« Plus de 10 millions de personnes en France sont des aidants, déclare Sophie Cluzel à Mediatico, nous sommes tous concernés, à un moment ou à un autre de notre vie, en tant qu’aidant« . C’est par cette déclaration forte que la secrétaire d’Etat chargée des Personnes en situation de handicap nous annonçait, dès le début du mois d’octobre, le lancement de la stratégie nationale pour les aidants, présentée hier par le gouvernement, ainsi que sur le lancement d’un « congé proches aidants » rémunéré. Dans cette interview recueillie sur le salon professionnel E-Tonomy dédié aux métiers de l’autonomie et de la dépendance, où elle inaugurait le programme de mise en réseau territorial Hospitalicity, Sophie Cluzel affirme notamment : « Il faut des cafés-relais, des solutions de répit pour les aidants, comme le « relayage » – ou « baluchonnage » à la québecoise – qui permet à l’aidant de prendre quelques jours de repos » en toute tranquillité d’esprit.

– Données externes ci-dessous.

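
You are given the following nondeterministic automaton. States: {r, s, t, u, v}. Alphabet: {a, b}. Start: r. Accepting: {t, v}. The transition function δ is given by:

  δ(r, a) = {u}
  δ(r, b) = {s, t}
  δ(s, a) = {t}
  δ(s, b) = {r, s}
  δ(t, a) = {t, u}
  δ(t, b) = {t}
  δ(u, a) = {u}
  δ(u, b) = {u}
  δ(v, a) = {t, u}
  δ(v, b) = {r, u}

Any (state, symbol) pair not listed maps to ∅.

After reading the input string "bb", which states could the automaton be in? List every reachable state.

Start in {r}.
Read 'b': r→{s, t}; now {s, t}.
Read 'b': s→{r, s}, t→{t}; now {r, s, t}.

{r, s, t}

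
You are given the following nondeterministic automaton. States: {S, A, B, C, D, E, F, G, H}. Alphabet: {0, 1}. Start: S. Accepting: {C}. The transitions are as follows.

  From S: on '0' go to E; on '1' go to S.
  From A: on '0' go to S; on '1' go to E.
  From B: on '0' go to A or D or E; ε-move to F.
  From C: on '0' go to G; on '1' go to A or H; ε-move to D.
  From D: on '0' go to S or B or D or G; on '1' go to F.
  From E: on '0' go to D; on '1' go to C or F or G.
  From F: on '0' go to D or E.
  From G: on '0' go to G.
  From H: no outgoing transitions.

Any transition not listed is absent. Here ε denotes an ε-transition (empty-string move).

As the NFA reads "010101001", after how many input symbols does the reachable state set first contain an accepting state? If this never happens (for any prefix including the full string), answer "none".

2

Start in {S}.
Read '0': {S} → {E}.
Read '1': {E} → {C, D, F, G}.
None of the earlier sets intersect F, but {C, D, F, G} does.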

« Il faut labelliser les municipalités et les métropoles aidantes« , poursuit Sophie Cluzel dans cette interview vidéo. A l’image de la ville de Vannes, qui a signé voilà quinze jours la première charte à cet effet, devenant ainsi la première « ville aidante Alzheimer » de France. Mais cette charte s’étend bien au-delà de la maladie d’Alzheimer, précise la secrétaire d’Etat, engageant les municipalités à se saisir de cette charte d’engagements. Elle revient aussi sur l’insertion professionnelle des personnes handicapées et sur son intention de doubler la taille du « secteur adapté » pour le porter à 80.000 places d’ici à 2022. « Nous avons signé la charte « Cap vers l’entreprise inclusive » pour faire du secteur adapté un laboratoire pour améliorer la qualification des personnes, offrir des trajectoires, avoir des CDD tremplins pour rebondir vers l’entreprise adaptée tout en étant très bien accompagné« , explique-t-elle.

Enfin, elle raconte sa rencontre avec une trentaine d’influenceurs sur les réseaux sociaux, voyageurs, blogueurs, aventuriers… en situations de handicap : « Plus vite on entendra la parole de ces personnes qui ont des vrais projets, plus vite on avancera dans notre politique publique« , conclut Sophie Cluzel.